Wat is ontwaken?
Wakker worden uit je slaap, uit je dromen.
Wat betekent ontwaken in de context van het boeddhisme?
Dat is een wakker worden, niet uit onze nachtelijke slaap en dromen, maar uit onze dagdromen – in de breedst mogelijke zin. Ontwaken uit onze persoonlijke, gekoesterde verhalen en opvattingen, die we als realiteit zien. Ontwaken uit de wereldbeelden en zienswijzen, die we met alle mensen, of als lid van een bepaalde cultuur of overtuiging delen. Maar niet alleen dat! Het is ook ontwaken uit het web van concepten, dat automatisch en onbewust over het ervaren gelegd wordt. Ik benoem dit dikwijls als het denken dat onder de radar vliegt. En op een nog wezenlijker niveau is er een ontwaken uit de concepten, die niet voortkomen uit het denken verbonden met deze lichaam-en-geest.
De illusies zijn dus veelgelaagd; daarom spreken de soefi’s van zeventigduizend sluiers die ons van het goddelijke scheiden; een prachtig beeld dat ik graag gebruik. Elke sluier is flinterdun en heeft op zich niet zoveel om het lijf. Maar de opeenstapeling van deze sluiers vormt een dikke, ondoorzichtige laag.

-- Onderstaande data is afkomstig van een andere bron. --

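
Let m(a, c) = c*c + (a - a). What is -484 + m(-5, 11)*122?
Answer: 14278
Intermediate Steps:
m(a, c) = c**2 (m(a, c) = c**2 + 0 = c**2)
-484 + m(-5, 11)*122 = -484 + 11**2*122 = -484 + 121*122 = -484 + 14762 = 14278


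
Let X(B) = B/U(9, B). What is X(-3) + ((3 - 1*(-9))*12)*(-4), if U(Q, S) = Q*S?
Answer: -5183/9 ≈ -575.89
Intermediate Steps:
X(B) = 1/9 (X(B) = B/((9*B)) = B*(1/(9*B)) = 1/9)
X(-3) + ((3 - 1*(-9))*12)*(-4) = 1/9 + ((3 - 1*(-9))*12)*(-4) = 1/9 + ((3 + 9)*12)*(-4) = 1/9 + (12*12)*(-4) = 1/9 + 144*(-4) = 1/9 - 576 = -5183/9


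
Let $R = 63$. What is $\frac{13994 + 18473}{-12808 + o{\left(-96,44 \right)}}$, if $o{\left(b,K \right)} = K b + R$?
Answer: $- \frac{32467}{16969} \approx -1.9133$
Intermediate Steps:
$o{\left(b,K \right)} = 63 + K b$ ($o{\left(b,K \right)} = K b + 63 = 63 + K b$)
$\frac{13994 + 18473}{-12808 + o{\left(-96,44 \right)}} = \frac{13994 + 18473}{-12808 + \left(63 + 44 \left(-96\right)\right)} = \frac{32467}{-12808 + \left(63 - 4224\right)} = \frac{32467}{-12808 - 4161} = \frac{32467}{-16969} = 32467 \left(- \frac{1}{16969}\right) = - \frac{32467}{16969}$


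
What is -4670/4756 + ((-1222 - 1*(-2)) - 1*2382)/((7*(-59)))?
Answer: 7601201/982114 ≈ 7.7396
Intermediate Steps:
-4670/4756 + ((-1222 - 1*(-2)) - 1*2382)/((7*(-59))) = -4670*1/4756 + ((-1222 + 2) - 2382)/(-413) = -2335/2378 + (-1220 - 2382)*(-1/413) = -2335/2378 - 3602*(-1/413) = -2335/2378 + 3602/413 = 7601201/982114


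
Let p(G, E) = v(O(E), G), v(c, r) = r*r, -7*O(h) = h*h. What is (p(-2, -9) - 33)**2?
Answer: 841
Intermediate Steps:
O(h) = -h**2/7 (O(h) = -h*h/7 = -h**2/7)
v(c, r) = r**2
p(G, E) = G**2
(p(-2, -9) - 33)**2 = ((-2)**2 - 33)**2 = (4 - 33)**2 = (-29)**2 = 841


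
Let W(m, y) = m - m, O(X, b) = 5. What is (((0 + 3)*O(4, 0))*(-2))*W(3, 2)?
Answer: 0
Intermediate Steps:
W(m, y) = 0
(((0 + 3)*O(4, 0))*(-2))*W(3, 2) = (((0 + 3)*5)*(-2))*0 = ((3*5)*(-2))*0 = (15*(-2))*0 = -30*0 = 0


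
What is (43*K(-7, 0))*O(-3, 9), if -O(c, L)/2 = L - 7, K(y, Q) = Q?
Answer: 0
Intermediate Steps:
O(c, L) = 14 - 2*L (O(c, L) = -2*(L - 7) = -2*(-7 + L) = 14 - 2*L)
(43*K(-7, 0))*O(-3, 9) = (43*0)*(14 - 2*9) = 0*(14 - 18) = 0*(-4) = 0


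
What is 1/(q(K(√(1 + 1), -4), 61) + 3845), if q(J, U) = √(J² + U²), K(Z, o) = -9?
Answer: 3845/14780223 - √3802/14780223 ≈ 0.00025597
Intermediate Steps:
1/(q(K(√(1 + 1), -4), 61) + 3845) = 1/(√((-9)² + 61²) + 3845) = 1/(√(81 + 3721) + 3845) = 1/(√3802 + 3845) = 1/(3845 + √3802)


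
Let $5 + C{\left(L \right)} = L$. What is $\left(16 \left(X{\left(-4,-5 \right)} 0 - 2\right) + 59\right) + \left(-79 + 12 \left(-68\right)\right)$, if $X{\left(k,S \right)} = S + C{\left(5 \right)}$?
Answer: $-868$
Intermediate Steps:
$C{\left(L \right)} = -5 + L$
$X{\left(k,S \right)} = S$ ($X{\left(k,S \right)} = S + \left(-5 + 5\right) = S + 0 = S$)
$\left(16 \left(X{\left(-4,-5 \right)} 0 - 2\right) + 59\right) + \left(-79 + 12 \left(-68\right)\right) = \left(16 \left(\left(-5\right) 0 - 2\right) + 59\right) + \left(-79 + 12 \left(-68\right)\right) = \left(16 \left(0 - 2\right) + 59\right) - 895 = \left(16 \left(-2\right) + 59\right) - 895 = \left(-32 + 59\right) - 895 = 27 - 895 = -868$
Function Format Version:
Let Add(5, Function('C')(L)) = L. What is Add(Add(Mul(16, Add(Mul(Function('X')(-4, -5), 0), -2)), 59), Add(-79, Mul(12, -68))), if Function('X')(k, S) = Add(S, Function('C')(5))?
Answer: -868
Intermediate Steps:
Function('C')(L) = Add(-5, L)
Function('X')(k, S) = S (Function('X')(k, S) = Add(S, Add(-5, 5)) = Add(S, 0) = S)
Add(Add(Mul(16, Add(Mul(Function('X')(-4, -5), 0), -2)), 59), Add(-79, Mul(12, -68))) = Add(Add(Mul(16, Add(Mul(-5, 0), -2)), 59), Add(-79, Mul(12, -68))) = Add(Add(Mul(16, Add(0, -2)), 59), Add(-79, -816)) = Add(Add(Mul(16, -2), 59), -895) = Add(Add(-32, 59), -895) = Add(27, -895) = -868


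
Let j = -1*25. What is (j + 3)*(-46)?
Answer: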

Betekent dit, dat ook ontwaken veelgelaagd is? In zekere zin wel. Stel, bijvoorbeeld, dat we in gedachten met iemand een verhitte discussie voeren. Plots realiseren we ons dat de werkelijke persoon al deze dingen, die ons zo irriteren, nooit gezegd heeft. Het is gewoon een innerlijke dialoog, losjes gebaseerd op bestaande mensen en situaties. Fictie. Op dat moment ontwaken we uit deze dagdroom. Dit ontwaken zou ik echter eerder op een psychotherapeutisch niveau zien. Het betreft de wijze waarop ik als individu in de wereld sta, me verhoud tegenover de anderen, en naar mezelf kijk. We kunnen het een conventioneel inzicht noemen, dat leidt tot conventionele wijsheid.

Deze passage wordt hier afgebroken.